Thus, when any animal bodies are undergoing decay at the
bottom of the sea, they have a tendency to cause the precipitation
from the surrounding water of any mineral matters which may be
dissolved in it; and the organic body thus becomes a centre round
which the mineral matters in question are deposited in the form
of a "concretion" or "nodule." The phosphatic nodules in question
were formed in a sea in which phosphate of lime, derived from the
destruction of animal skeletons, was held largely in solution;
and a precipitation of it took place round any body, such as a
decaying animal substance, which happened to be lying on the
sea-bottom, and which offered itself as a favourable nucleus. In
the same way we may explain the formation of the calcareous nodules,
known as "septaria" or "cement stones," which occur so commonly in
the London Clay and Kimmeridge Clay, and in which the principal
ingredient is carbonate of lime.

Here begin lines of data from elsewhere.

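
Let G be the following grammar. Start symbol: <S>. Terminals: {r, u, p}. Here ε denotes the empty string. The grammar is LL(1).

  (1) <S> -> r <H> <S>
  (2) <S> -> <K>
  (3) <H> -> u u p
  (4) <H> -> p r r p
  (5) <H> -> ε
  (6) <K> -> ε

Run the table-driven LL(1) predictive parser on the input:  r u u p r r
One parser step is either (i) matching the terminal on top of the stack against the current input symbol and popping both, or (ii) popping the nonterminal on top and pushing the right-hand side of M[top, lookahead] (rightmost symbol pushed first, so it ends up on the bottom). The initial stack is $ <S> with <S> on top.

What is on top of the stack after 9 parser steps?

<S>

step 1: stack=$ <S>  input=r u u p r r $  — expand <S> -> r <H> <S>
step 2: stack=$ <S> <H> r  input=r u u p r r $  — match r
step 3: stack=$ <S> <H>  input=u u p r r $  — expand <H> -> u u p
step 4: stack=$ <S> p u u  input=u u p r r $  — match u
step 5: stack=$ <S> p u  input=u p r r $  — match u
step 6: stack=$ <S> p  input=p r r $  — match p
step 7: stack=$ <S>  input=r r $  — expand <S> -> r <H> <S>
step 8: stack=$ <S> <H> r  input=r r $  — match r
step 9: stack=$ <S> <H>  input=r $  — expand <H> -> ε
Stack after step 9: $ <S> (top = <S>).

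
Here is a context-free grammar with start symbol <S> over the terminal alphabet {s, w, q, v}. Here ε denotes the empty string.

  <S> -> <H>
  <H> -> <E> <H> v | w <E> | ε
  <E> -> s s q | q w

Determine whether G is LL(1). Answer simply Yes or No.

Yes

FIRST(<S>) = {ε, q, s, w}
FIRST(<H>) = {ε, q, s, w}
FIRST(<E>) = {q, s}
FOLLOW(<S>) = {$}
FOLLOW(<H>) = {$, v}
FOLLOW(<E>) = {$, q, s, v, w}
Each cell of M receives at most one production.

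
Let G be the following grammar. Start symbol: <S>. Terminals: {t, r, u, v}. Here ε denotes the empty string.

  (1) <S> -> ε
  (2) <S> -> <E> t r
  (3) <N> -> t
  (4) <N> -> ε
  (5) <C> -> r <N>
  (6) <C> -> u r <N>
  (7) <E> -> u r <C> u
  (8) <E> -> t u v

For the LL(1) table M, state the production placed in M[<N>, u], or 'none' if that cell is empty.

<N> -> ε

FIRST(<N>) = {ε, t}
FIRST(<C>) = {r, u}
FIRST(<E>) = {t, u}
FIRST(<S>) = {ε, t, u}  (via <E> t r)
FOLLOW(<S>) includes $ since <S> is the start symbol.
FOLLOW(<C>): in <E>->u r <C> u, <C> is followed by u with FIRST {u}. Thus FOLLOW(<C>) = {u}.
FOLLOW(<N>): in <C>->r <N>, the suffix after <N> is empty, so FOLLOW(<N>) ⊇ FOLLOW(<C>) = {u}; in <C>->u r <N>, the suffix after <N> is empty, so FOLLOW(<N>) ⊇ FOLLOW(<C>) = {u}. Thus FOLLOW(<N>) = {u}.
For <N> -> t: FIRST(t) = {t}, so it goes in M[<N>, t] for t ∈ {t}.
For <N> -> ε: FIRST(ε) = {ε}, so it goes in M[<N>, t] for t ∈ {}; since ε ∈ FIRST, also for every t ∈ FOLLOW(<N>) = {u}.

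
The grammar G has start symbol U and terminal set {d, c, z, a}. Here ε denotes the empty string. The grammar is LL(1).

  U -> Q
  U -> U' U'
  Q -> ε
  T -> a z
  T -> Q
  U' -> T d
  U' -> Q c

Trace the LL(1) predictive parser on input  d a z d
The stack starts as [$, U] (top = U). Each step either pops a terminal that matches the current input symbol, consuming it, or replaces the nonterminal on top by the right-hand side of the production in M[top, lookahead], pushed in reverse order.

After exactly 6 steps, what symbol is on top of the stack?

step 1: stack=$ U  input=d a z d $  — expand U -> U' U'
step 2: stack=$ U' U'  input=d a z d $  — expand U' -> T d
step 3: stack=$ U' d T  input=d a z d $  — expand T -> Q
step 4: stack=$ U' d Q  input=d a z d $  — expand Q -> ε
step 5: stack=$ U' d  input=d a z d $  — match d
step 6: stack=$ U'  input=a z d $  — expand U' -> T d
Stack after step 6: $ d T (top = T).

T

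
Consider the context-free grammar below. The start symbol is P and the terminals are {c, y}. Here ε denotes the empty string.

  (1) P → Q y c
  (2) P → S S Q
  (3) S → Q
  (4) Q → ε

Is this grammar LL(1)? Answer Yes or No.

FIRST(P) = {ε, y}
FIRST(S) = {ε}
FIRST(Q) = {ε}
FOLLOW(P) = {$}
FOLLOW(S) = {$}
FOLLOW(Q) = {$, y}
Each cell of M receives at most one production.

Yes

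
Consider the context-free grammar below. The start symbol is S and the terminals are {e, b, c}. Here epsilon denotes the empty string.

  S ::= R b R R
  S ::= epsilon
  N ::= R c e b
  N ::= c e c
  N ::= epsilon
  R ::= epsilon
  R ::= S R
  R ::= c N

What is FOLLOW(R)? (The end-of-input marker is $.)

{$, b, c}

FIRST(S): from S::=R b R R we get {b, c}; from S::=epsilon we get {epsilon}. So FIRST(S) = {epsilon, b, c}.
FIRST(R): from R::=epsilon we get {epsilon}; from R::=S R we get {epsilon, b, c}; from R::=c N we get {c}. So FIRST(R) = {epsilon, b, c}.
FIRST(N): from N::=R c e b we get {b, c}; from N::=c e c we get {c}; from N::=epsilon we get {epsilon}. So FIRST(N) = {epsilon, b, c}.
FOLLOW(S) includes $ since S is the start symbol.
FOLLOW(S): in R::=S R, S is followed by R with FIRST {epsilon, b, c}; in R::=S R, the suffix after S is nullable, so FOLLOW(S) ⊇ FOLLOW(R) = {$, b, c}. Thus FOLLOW(S) = {$, b, c}.
FOLLOW(R): in S::=R b R R (occurrence 1), R is followed by b R R with FIRST {b}; in S::=R b R R (occurrence 2), R is followed by R with FIRST {epsilon, b, c}; in S::=R b R R (occurrence 2), the suffix after R is nullable, so FOLLOW(R) ⊇ FOLLOW(S) = {$, b, c}; in S::=R b R R (occurrence 3), the suffix after R is empty, so FOLLOW(R) ⊇ FOLLOW(S) = {$, b, c}; in N::=R c e b, R is followed by c e b with FIRST {c}; in R::=S R, the suffix after R is empty (adds nothing new). Thus FOLLOW(R) = {$, b, c}.
FOLLOW(N): in R::=c N, the suffix after N is empty, so FOLLOW(N) ⊇ FOLLOW(R) = {$, b, c}. Thus FOLLOW(N) = {$, b, c}.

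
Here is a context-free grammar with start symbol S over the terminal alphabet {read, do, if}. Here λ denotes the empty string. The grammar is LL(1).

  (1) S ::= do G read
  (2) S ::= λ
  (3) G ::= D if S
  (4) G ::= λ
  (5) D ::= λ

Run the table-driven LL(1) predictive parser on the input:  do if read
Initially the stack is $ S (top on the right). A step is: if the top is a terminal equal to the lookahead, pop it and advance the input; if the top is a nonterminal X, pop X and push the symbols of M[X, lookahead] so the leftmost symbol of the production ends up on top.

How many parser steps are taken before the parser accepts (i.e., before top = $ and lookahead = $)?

     Stack          Input         Action
  1  $ S            do if read $  expand S ::= do G read
  2  $ read G do    do if read $  match do
  3  $ read G       if read $     expand G ::= D if S
  4  $ read S if D  if read $     expand D ::= λ
  5  $ read S if    if read $     match if
  6  $ read S       read $        expand S ::= λ
  7  $ read         read $        match read
Accept reached after 7 steps.

7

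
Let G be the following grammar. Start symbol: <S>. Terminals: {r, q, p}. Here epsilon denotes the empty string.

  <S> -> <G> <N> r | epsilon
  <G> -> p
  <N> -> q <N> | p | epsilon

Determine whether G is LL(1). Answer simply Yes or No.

FIRST(<S>) = {epsilon, p}
FIRST(<G>) = {p}
FIRST(<N>) = {epsilon, p, q}
FOLLOW(<S>) = {$}
FOLLOW(<G>) = {p, q, r}
FOLLOW(<N>) = {r}
Each cell of M receives at most one production.

Yes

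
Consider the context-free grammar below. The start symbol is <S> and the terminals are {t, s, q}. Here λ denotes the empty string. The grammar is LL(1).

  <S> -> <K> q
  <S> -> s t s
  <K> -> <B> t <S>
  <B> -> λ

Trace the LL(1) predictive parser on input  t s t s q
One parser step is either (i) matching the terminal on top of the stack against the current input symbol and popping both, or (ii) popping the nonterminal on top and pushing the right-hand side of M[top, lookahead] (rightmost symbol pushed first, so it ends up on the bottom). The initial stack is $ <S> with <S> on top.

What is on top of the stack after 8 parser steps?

q

     Stack          Input        Action
  1  $ <S>          t s t s q $  expand <S> -> <K> q
  2  $ q <K>        t s t s q $  expand <K> -> <B> t <S>
  3  $ q <S> t <B>  t s t s q $  expand <B> -> λ
  4  $ q <S> t      t s t s q $  match t
  5  $ q <S>        s t s q $    expand <S> -> s t s
  6  $ q s t s      s t s q $    match s
  7  $ q s t        t s q $      match t
  8  $ q s          s q $        match s
Stack after step 8: $ q (top = q).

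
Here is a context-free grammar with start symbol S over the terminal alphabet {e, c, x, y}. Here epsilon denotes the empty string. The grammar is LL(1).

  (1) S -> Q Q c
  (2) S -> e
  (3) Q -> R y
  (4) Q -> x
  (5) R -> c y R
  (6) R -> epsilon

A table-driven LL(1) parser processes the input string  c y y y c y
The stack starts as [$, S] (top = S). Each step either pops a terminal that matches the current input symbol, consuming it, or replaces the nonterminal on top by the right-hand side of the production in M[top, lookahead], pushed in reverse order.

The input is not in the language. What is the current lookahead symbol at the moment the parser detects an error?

step 1: stack=$ S  input=c y y y c y $  — expand S -> Q Q c
step 2: stack=$ c Q Q  input=c y y y c y $  — expand Q -> R y
step 3: stack=$ c Q y R  input=c y y y c y $  — expand R -> c y R
step 4: stack=$ c Q y R y c  input=c y y y c y $  — match c
step 5: stack=$ c Q y R y  input=y y y c y $  — match y
step 6: stack=$ c Q y R  input=y y c y $  — expand R -> epsilon
step 7: stack=$ c Q y  input=y y c y $  — match y
step 8: stack=$ c Q  input=y c y $  — expand Q -> R y
step 9: stack=$ c y R  input=y c y $  — expand R -> epsilon
step 10: stack=$ c y  input=y c y $  — match y
step 11: stack=$ c  input=c y $  — match c
step 12: stack=$  input=y $  — error: stack empty but input remains

y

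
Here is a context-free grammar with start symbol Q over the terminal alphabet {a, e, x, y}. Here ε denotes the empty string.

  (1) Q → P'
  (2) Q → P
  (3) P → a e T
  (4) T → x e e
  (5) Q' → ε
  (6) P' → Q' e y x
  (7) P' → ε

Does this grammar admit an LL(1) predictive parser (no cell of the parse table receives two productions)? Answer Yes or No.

FIRST(Q) = {ε, a, e}
FIRST(P) = {a}
FIRST(T) = {x}
FIRST(Q') = {ε}
FIRST(P') = {ε, e}
FOLLOW(Q) = {$}
FOLLOW(P) = {$}
FOLLOW(T) = {$}
FOLLOW(Q') = {e}
FOLLOW(P') = {$}
Each cell of M receives at most one production.

Yes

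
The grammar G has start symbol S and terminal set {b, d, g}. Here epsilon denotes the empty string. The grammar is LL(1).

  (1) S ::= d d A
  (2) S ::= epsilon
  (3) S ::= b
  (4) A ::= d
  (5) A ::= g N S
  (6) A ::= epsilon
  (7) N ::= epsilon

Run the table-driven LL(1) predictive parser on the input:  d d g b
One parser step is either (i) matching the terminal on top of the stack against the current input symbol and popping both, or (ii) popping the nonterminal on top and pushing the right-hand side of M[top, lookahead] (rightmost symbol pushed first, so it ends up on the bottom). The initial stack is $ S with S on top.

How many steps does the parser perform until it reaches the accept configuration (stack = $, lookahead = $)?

8

     Stack    Input      Action
  1  $ S      d d g b $  expand S ::= d d A
  2  $ A d d  d d g b $  match d
  3  $ A d    d g b $    match d
  4  $ A      g b $      expand A ::= g N S
  5  $ S N g  g b $      match g
  6  $ S N    b $        expand N ::= epsilon
  7  $ S      b $        expand S ::= b
  8  $ b      b $        match b
Accept reached after 8 steps.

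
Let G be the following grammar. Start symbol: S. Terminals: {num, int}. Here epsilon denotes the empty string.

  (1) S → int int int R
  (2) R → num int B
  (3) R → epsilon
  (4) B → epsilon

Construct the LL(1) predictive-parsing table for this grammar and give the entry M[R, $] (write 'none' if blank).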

A similar origin is to be ascribed
to the nodules of clay iron-stone (impure carbonate of iron) which
occur so abundantly in the shales of the Carboniferous series and
in other argillaceous deposits; and a parallel modern example
is to be found in the nodules of manganese, which were found
by Sir Wyville Thomson, in the Challenger, to be so numerously
scattered over the floor of the Pacific at great depths.